Each plant was itself an attempt to take the latest research in theoretical physics and bootstrap it into an actual functioning plant in a matter of months, not years. And each had major engineering challenges that at times during 1944 made it seem unlikely their theoretical potential would ever be realized.

And then there were the practical concerns. Construction of the Y-12 plant, for example, required 38 million board feet of lumber. The magnets needed so much copper the U.S. Army had to borrow 15,000 tons of silver bullion from the U.S. Mint as a substitute, according to the Atomic Heritage Foundation.

When completed, K-25 was a mile long and covered 42 acres, bigger even than the Pentagon, at the time the largest building in the world. The cost was $512 million, more than $6.5 billion in current dollars.

The overall site, on 59,000 acres 20 miles west of Knoxville on the Clinch River, was named the Clinton Engineering Works.

photo Leo Sain, left, and Oak Ridge Mayor Warren Gooch, right, speak to U.S. Rep. Chuck Fleischmann moments before Building K-27 is demolished at the East Tennessee Technology Park in Oak Ridge, Tenn., on Aug. 30, 2016.

Building the Secret City

The Oak Ridge area at the time was rural, with valleys bordered by low ridges. The location was chosen in part because if there should ever be an explosion at the site, the ridges would help to dampen the impact of the blast.

The initial plan was for 30,000 people, but by 1945, the population was 75,000, according to the Atomic Heritage Foundation.

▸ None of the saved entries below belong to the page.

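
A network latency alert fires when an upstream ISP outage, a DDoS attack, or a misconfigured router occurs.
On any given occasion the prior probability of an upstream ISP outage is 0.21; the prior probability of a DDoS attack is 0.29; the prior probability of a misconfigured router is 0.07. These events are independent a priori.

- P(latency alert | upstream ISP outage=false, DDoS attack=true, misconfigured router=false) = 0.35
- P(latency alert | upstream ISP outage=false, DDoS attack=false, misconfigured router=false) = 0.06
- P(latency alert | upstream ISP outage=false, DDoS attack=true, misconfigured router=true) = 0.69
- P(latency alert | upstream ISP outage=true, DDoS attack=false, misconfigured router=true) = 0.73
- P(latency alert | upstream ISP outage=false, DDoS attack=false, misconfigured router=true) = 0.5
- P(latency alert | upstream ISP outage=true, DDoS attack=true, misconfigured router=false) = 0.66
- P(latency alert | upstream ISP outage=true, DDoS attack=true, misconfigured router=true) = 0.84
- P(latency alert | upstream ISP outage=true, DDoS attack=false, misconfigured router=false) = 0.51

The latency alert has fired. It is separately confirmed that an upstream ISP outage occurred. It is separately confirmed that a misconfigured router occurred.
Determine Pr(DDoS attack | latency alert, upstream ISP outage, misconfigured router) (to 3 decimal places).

Pr(DDoS attack | latency alert, upstream ISP outage, misconfigured router) ≈ 0.320

Numerator (weight on configurations with DDoS attack): 0.84·0.29 = 0.243600
Denominator P(latency alert | upstream ISP outage, misconfigured router): 0.73·0.71 + 0.84·0.29 = 0.761900
P(DDoS attack | latency alert, upstream ISP outage, misconfigured router) = 0.243600/0.761900 ≈ 0.320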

Because the facilities needed a secure supply of electricity, a power plant was built beside the Clinch River in less than eleven months. At one time, the plants were consuming one-seventh of all of the electricity produced in the U.S.

While K-25 was being completed, work started on K-27 in early 1945, and later on companion facilities K-29, K-31 and K-33.

In early August 1945 came the startling story of the atomic bomb and for the first time, east Tennesseans and the rest of the world realized what had been going on in the never-to-be-mentioned labs outside Knoxville.

Peacetime uses of the atom

K-25, K-27 and the other diffusion buildings continued to produce enriched uranium for many more years. After the war ended, Oak Ridge's facilities produced the majority of bomb grade U-235 for the U.S. arsenal throughout the Cold War with the Soviet Union. Until 1985, the K-25 plant produced fuel for reactors in the U.S. and elsewhere.

But eventually, a new method for concentrating uranium was developed, involving centrifuges. It is that method, with large groups of spinning machines, that has been a key issue in the U.S. treaty with Iran that restricts that country's ability to produce material for nuclear weapons by limiting the number of centrifuges it can operate.

Oak Ridge itself was shifted to civilian control two years after the war ended. More research facilities have been added over the years, and now the U.S. Department of Energy manages the Oak Ridge National Laboratory at the site.

The Department of Energy began demolishing the abandoned gas diffusion buildings in 2006.

Even after the last building is toppled and removed, a physical reminder of the plants will remain. The diffusion equipment from the buildings, already hauled to Nevada, is contaminated with U-235, which is one of the longest-lasting radioactive isotopes.

U-235's half-life, the time it will take for it to lose half of its radioactivity, is more than 700 million years, "and we will need 10 half lives to get it down to a safe level," said UCOR's Leonard.